Clover Close, Berwick

This street is named after and located opposite the former famous Clover Cottage Restaurant in Manuka Road but the name “Clover” predates the restaurant by many years.

The property containing the former restaurant in Manuka Road was known to comprise 8.5 hectares (21 acres) in the 1870’s and was owned by a Mr M O’Connor.

Around the 1890-1900 era a weatherboard house was constructed for the local Greaves family and at some stage named “Clover Cottage”.

In 1955 Fred Tuckfield and his second wife Hilda purchased the now 3.5 hectare property for their country residence and to provide a venue for Fred’s interest in breeding new varieties of camellias.

Fred Tuckfield was born in Sale in 1898 and as an adult took on a role as a tea trader where he worked for a company for 14 years prior to establishing his own tea business in 1936.

Tuckfield grew a large tea packaging and distribution wholesale business known as Tuckfield’s Ty-nee Tips Tea, the brand being sold at supermarkets throughout Australia.

Prior to their move to Berwick, Fred and Hilda lived in North Caulfield and the business was located in Prahran where Fred was a member of the Rotary Club of Prahran – one of the earlier Rotary Clubs in Melbourne.

Each packet of Tuckfield’s Ty-nee Tips Tea contained a tea card depicting on one side an illustration of an Australia bird and on the other a description of the bird and its habitat.

Thirteen series of tea cards comprising 32 and up to 96 cards were produced and included in packets of tea for just on 50 years. The company was sold to Cadbury Schweppes.

The tea plant from which tea is produced is part of the camellia species and has the botanical name Camellia sinensis – hence Fred Tuckfield’s interest in propagating and breeding new varieties of camellias and planting them in his large gardens at Clover Cottage.

Fred had a brick glasshouse and a large propagating area in a shade house on the property and was always excited when he achieved a new variety.

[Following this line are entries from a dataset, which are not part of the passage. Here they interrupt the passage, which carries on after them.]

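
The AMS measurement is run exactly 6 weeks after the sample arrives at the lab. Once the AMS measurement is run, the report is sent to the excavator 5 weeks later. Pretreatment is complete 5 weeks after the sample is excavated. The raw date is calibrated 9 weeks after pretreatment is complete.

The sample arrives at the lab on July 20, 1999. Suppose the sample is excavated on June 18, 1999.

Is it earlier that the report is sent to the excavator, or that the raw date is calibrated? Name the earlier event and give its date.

The raw date is calibrated — September 24, 1999

The sample arrives at the lab: Jul 20, 1999.
The AMS measurement is run: Jul 20, 1999 + 6 weeks = Aug 31, 1999.
The report is sent to the excavator: Aug 31, 1999 + 5 weeks = Oct 5, 1999.
The sample is excavated: Jun 18, 1999.
Pretreatment is complete: Jun 18, 1999 + 5 weeks = Jul 23, 1999.
The raw date is calibrated: Jul 23, 1999 + 9 weeks = Sep 24, 1999.
Comparing: the report is sent to the excavator on Oct 5, 1999 vs the raw date is calibrated on Sep 24, 1999. Earlier: the raw date is calibrated.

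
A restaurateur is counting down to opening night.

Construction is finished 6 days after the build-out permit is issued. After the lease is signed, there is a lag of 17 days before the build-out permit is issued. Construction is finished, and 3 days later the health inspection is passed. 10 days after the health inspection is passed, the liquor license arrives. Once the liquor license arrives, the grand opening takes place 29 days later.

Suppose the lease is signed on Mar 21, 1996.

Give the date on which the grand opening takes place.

The lease is signed: Mar 21, 1996.
The build-out permit is issued: Mar 21, 1996 + 17 days = Apr 7, 1996.
Construction is finished: Apr 7, 1996 + 6 days = Apr 13, 1996.
The health inspection is passed: Apr 13, 1996 + 3 days = Apr 16, 1996.
The liquor license arrives: Apr 16, 1996 + 10 days = Apr 26, 1996.
The grand opening takes place: Apr 26, 1996 + 29 days = May 25, 1996.

May 25, 1996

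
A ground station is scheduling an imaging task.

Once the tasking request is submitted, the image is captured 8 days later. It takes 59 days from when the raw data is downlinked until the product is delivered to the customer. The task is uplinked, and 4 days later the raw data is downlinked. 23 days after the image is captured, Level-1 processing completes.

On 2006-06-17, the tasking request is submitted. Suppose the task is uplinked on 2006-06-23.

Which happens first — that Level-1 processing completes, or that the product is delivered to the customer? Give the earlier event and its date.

Level-1 processing completes — 2006-07-18

The tasking request is submitted: Jun 17, 2006.
The image is captured: Jun 17, 2006 + 8 days = Jun 25, 2006.
Level-1 processing completes: Jun 25, 2006 + 23 days = Jul 18, 2006.
The task is uplinked: Jun 23, 2006.
The raw data is downlinked: Jun 23, 2006 + 4 days = Jun 27, 2006.
The product is delivered to the customer: Jun 27, 2006 + 59 days = Aug 25, 2006.
Comparing: Level-1 processing completes on Jul 18, 2006 vs the product is delivered to the customer on Aug 25, 2006. Earlier: Level-1 processing completes.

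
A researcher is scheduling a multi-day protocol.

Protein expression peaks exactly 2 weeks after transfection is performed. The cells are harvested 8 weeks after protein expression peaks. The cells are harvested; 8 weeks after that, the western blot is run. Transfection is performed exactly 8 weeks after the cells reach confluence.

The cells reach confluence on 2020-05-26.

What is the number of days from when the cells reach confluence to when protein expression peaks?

Causal path: the cells reach confluence → transfection is performed → protein expression peaks.
Total delay along the path: 8 + 2 weeks = 10 weeks = 70 days.

70 days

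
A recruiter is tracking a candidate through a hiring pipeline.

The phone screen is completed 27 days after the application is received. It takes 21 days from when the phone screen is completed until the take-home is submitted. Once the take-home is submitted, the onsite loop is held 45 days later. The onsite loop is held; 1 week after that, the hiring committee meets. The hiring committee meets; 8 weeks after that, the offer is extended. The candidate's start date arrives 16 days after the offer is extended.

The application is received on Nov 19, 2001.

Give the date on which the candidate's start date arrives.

May 10, 2002

The application is received: Nov 19, 2001.
The phone screen is completed: Nov 19, 2001 + 27 days = Dec 16, 2001.
The take-home is submitted: Dec 16, 2001 + 21 days = Jan 6, 2002.
The onsite loop is held: Jan 6, 2002 + 45 days = Feb 20, 2002.
The hiring committee meets: Feb 20, 2002 + 1 week = Feb 27, 2002.
The offer is extended: Feb 27, 2002 + 8 weeks = Apr 24, 2002.
The candidate's start date arrives: Apr 24, 2002 + 16 days = May 10, 2002.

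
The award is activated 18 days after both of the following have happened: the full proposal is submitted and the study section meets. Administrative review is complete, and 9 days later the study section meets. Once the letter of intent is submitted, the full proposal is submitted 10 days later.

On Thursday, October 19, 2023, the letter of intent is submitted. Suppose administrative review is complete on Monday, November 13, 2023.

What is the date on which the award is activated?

The letter of intent is submitted: Oct 19, 2023.
The full proposal is submitted: Oct 19, 2023 + 10 days = Oct 29, 2023.
Administrative review is complete: Nov 13, 2023.
The study section meets: Nov 13, 2023 + 9 days = Nov 22, 2023.
Both prerequisites met — the full proposal is submitted (Oct 29, 2023), the study section meets (Nov 22, 2023); the later is Nov 22, 2023.
The award is activated: Nov 22, 2023 + 18 days = Dec 10, 2023.

Sunday, December 10, 2023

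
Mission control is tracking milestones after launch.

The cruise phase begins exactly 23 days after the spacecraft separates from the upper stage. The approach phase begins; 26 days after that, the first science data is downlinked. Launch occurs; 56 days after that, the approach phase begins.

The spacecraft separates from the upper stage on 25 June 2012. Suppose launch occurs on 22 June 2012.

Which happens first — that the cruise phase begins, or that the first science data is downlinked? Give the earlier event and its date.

The spacecraft separates from the upper stage: Jun 25, 2012.
The cruise phase begins: Jun 25, 2012 + 23 days = Jul 18, 2012.
Launch occurs: Jun 22, 2012.
The approach phase begins: Jun 22, 2012 + 56 days = Aug 17, 2012.
The first science data is downlinked: Aug 17, 2012 + 26 days = Sep 12, 2012.
Comparing: the cruise phase begins on Jul 18, 2012 vs the first science data is downlinked on Sep 12, 2012. Earlier: the cruise phase begins.

The cruise phase begins — 18 July 2012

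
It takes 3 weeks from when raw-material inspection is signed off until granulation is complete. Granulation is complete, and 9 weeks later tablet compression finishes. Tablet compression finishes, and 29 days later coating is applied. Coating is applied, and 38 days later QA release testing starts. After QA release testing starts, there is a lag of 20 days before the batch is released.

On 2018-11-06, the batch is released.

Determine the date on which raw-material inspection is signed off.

The batch is released: Nov 6, 2018.
QA release testing starts: Nov 6, 2018 − 20 days = Oct 17, 2018.
Coating is applied: Oct 17, 2018 − 38 days = Sep 9, 2018.
Tablet compression finishes: Sep 9, 2018 − 29 days = Aug 11, 2018.
Granulation is complete: Aug 11, 2018 − 9 weeks = Jun 9, 2018.
Raw-material inspection is signed off: Jun 9, 2018 − 3 weeks = May 19, 2018.

2018-05-19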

In August 1952 Fred won the Royal Horticultural Society’s best bloom with his “The Czar”.

The garden at Clover Cottage was professionally designed in 1955 by John Stevens AM, a landscape consultant, and reportedly the first Australian to establish a professional landscape architectural practice which he did in 1952.

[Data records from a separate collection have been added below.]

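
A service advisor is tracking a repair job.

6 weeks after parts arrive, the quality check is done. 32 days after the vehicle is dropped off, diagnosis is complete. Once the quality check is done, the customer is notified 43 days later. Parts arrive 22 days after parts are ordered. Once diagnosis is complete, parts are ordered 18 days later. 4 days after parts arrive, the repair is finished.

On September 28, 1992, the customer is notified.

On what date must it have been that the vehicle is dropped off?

The customer is notified: Sep 28, 1992.
The quality check is done: Sep 28, 1992 − 43 days = Aug 16, 1992.
Parts arrive: Aug 16, 1992 − 6 weeks = Jul 5, 1992.
Parts are ordered: Jul 5, 1992 − 22 days = Jun 13, 1992.
Diagnosis is complete: Jun 13, 1992 − 18 days = May 26, 1992.
The vehicle is dropped off: May 26, 1992 − 32 days = Apr 24, 1992.

April 24, 1992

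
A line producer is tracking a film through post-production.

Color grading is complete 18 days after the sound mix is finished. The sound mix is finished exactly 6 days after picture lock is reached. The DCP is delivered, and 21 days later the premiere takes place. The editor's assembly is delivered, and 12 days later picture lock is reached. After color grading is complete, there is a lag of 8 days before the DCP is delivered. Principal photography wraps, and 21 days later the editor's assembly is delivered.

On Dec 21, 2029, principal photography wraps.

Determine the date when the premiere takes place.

Mar 17, 2030

Principal photography wraps: Dec 21, 2029.
The editor's assembly is delivered: Dec 21, 2029 + 21 days = Jan 11, 2030.
Picture lock is reached: Jan 11, 2030 + 12 days = Jan 23, 2030.
The sound mix is finished: Jan 23, 2030 + 6 days = Jan 29, 2030.
Color grading is complete: Jan 29, 2030 + 18 days = Feb 16, 2030.
The DCP is delivered: Feb 16, 2030 + 8 days = Feb 24, 2030.
The premiere takes place: Feb 24, 2030 + 21 days = Mar 17, 2030.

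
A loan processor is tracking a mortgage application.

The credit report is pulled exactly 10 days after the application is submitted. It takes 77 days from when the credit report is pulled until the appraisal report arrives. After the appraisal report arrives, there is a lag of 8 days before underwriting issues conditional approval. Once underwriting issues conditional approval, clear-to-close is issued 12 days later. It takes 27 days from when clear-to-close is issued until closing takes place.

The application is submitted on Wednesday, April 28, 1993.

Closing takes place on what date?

The application is submitted: Apr 28, 1993.
The credit report is pulled: Apr 28, 1993 + 10 days = May 8, 1993.
The appraisal report arrives: May 8, 1993 + 77 days = Jul 24, 1993.
Underwriting issues conditional approval: Jul 24, 1993 + 8 days = Aug 1, 1993.
Clear-to-close is issued: Aug 1, 1993 + 12 days = Aug 13, 1993.
Closing takes place: Aug 13, 1993 + 27 days = Sep 9, 1993.

Thursday, September 9, 1993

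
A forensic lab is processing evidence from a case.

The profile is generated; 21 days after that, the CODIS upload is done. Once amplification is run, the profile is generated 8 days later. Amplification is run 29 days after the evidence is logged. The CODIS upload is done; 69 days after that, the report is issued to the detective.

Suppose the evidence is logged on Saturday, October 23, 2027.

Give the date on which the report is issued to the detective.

The evidence is logged: Oct 23, 2027.
Amplification is run: Oct 23, 2027 + 29 days = Nov 21, 2027.
The profile is generated: Nov 21, 2027 + 8 days = Nov 29, 2027.
The CODIS upload is done: Nov 29, 2027 + 21 days = Dec 20, 2027.
The report is issued to the detective: Dec 20, 2027 + 69 days = Feb 27, 2028.

Sunday, February 27, 2028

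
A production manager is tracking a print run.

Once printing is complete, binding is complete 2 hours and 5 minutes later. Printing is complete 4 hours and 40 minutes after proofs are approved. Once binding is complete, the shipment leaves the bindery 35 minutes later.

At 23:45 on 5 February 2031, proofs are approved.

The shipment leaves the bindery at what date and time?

07:05 on 6 February 2031

Proofs are approved: 23:45 Feb 5, 2031.
Printing is complete: 23:45 Feb 5, 2031 + 4h40m = 04:25 Feb 6, 2031.
Binding is complete: 04:25 Feb 6, 2031 + 2h05m = 06:30 Feb 6, 2031.
The shipment leaves the bindery: 06:30 Feb 6, 2031 + 35m = 07:05 Feb 6, 2031.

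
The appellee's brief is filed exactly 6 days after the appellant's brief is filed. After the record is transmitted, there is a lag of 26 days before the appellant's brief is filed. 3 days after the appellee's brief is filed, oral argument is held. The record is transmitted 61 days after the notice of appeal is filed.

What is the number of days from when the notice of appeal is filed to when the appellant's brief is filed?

87 days

Causal path: the notice of appeal is filed → the record is transmitted → the appellant's brief is filed.
Total delay along the path: 61 + 26 = 87 days.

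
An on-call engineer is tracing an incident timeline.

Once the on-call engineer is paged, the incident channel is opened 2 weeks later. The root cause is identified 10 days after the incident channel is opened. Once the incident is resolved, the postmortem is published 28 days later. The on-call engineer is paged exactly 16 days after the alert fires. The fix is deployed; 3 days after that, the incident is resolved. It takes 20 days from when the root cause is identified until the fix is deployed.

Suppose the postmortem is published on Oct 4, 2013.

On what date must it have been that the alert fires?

The postmortem is published: Oct 4, 2013.
The incident is resolved: Oct 4, 2013 − 28 days = Sep 6, 2013.
The fix is deployed: Sep 6, 2013 − 3 days = Sep 3, 2013.
The root cause is identified: Sep 3, 2013 − 20 days = Aug 14, 2013.
The incident channel is opened: Aug 14, 2013 − 10 days = Aug 4, 2013.
The on-call engineer is paged: Aug 4, 2013 − 2 weeks = Jul 21, 2013.
The alert fires: Jul 21, 2013 − 16 days = Jul 5, 2013.

Jul 5, 2013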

At the rear of the house, Fred developed a large area of native plantings down to the Cardinia Creek.

Hilda Tuckfield died in 1958, and four years later Fred married Muriel Dennis.

Fred and Muriel used to make their property available for viewing each year in aid of the local hospital and the Red Cross.

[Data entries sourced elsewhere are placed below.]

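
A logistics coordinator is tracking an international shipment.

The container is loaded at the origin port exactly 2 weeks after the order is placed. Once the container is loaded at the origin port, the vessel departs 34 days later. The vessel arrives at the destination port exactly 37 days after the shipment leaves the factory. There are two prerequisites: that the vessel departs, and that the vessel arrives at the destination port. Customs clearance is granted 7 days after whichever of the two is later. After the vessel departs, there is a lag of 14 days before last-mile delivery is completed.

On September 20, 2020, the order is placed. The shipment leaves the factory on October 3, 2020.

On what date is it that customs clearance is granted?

November 16, 2020

The order is placed: Sep 20, 2020.
The container is loaded at the origin port: Sep 20, 2020 + 2 weeks = Oct 4, 2020.
The vessel departs: Oct 4, 2020 + 34 days = Nov 7, 2020.
The shipment leaves the factory: Oct 3, 2020.
The vessel arrives at the destination port: Oct 3, 2020 + 37 days = Nov 9, 2020.
Both prerequisites met — the vessel departs (Nov 7, 2020), the vessel arrives at the destination port (Nov 9, 2020); the later is Nov 9, 2020.
Customs clearance is granted: Nov 9, 2020 + 7 days = Nov 16, 2020.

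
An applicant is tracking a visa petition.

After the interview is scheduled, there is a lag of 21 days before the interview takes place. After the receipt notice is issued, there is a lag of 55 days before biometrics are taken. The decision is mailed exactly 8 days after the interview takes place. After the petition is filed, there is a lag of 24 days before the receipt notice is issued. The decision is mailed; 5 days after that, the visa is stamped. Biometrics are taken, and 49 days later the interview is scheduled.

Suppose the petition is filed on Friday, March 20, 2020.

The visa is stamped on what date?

The petition is filed: Mar 20, 2020.
The receipt notice is issued: Mar 20, 2020 + 24 days = Apr 13, 2020.
Biometrics are taken: Apr 13, 2020 + 55 days = Jun 7, 2020.
The interview is scheduled: Jun 7, 2020 + 49 days = Jul 26, 2020.
The interview takes place: Jul 26, 2020 + 21 days = Aug 16, 2020.
The decision is mailed: Aug 16, 2020 + 8 days = Aug 24, 2020.
The visa is stamped: Aug 24, 2020 + 5 days = Aug 29, 2020.

Saturday, August 29, 2020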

At tables set up on the front lawn, Fred would pour cups of tea from a huge teapot, and visitors would enjoy the home cooked food prepared by the ladies together with a cup of Ty-nee Tips.

Fred was a great supporter of environmental issues and was the founding chairman and continuing keen member of the Berwick Tree Society, a voluntary group which operated in the 1960s and ‘70s planting trees in local streets and parks.

One of the society’s last projects was planting native plants around the perimeter of Buchanan Park in Clyde Road.

Fred arrived that day at the park, drove into a central position, pulled out a table, and proceeded to provide all the workers with a delicious refreshing cup of his best tea.

When Fred Tuckfield died in 1973, the Clover Cottage property was put up for sale with the new owners John and Engelina Chipperfield and Trevor Burr establishing a purpose built restaurant known as “Clover Cottage” in the front garden tastefully fitting in with the gardens established by Fred Tuckfield, together with some admirable enhancements in the form of an English fountain and a French fountain and gates.

Additional plantings were undertaken resulting in a formalisation of appearance of the garden particularly when viewed from the restaurant.

“Clover Cottage” became known as one of the best country restaurants in Victoria and was immensely popular with the local community for various functions.

In 2017 the property including the restaurant, original house and gardens was sold to a developer.

The subdivision of the property owned by the Beavis family in Manuka Road and opposite “Clover Cottage” created Clover Close.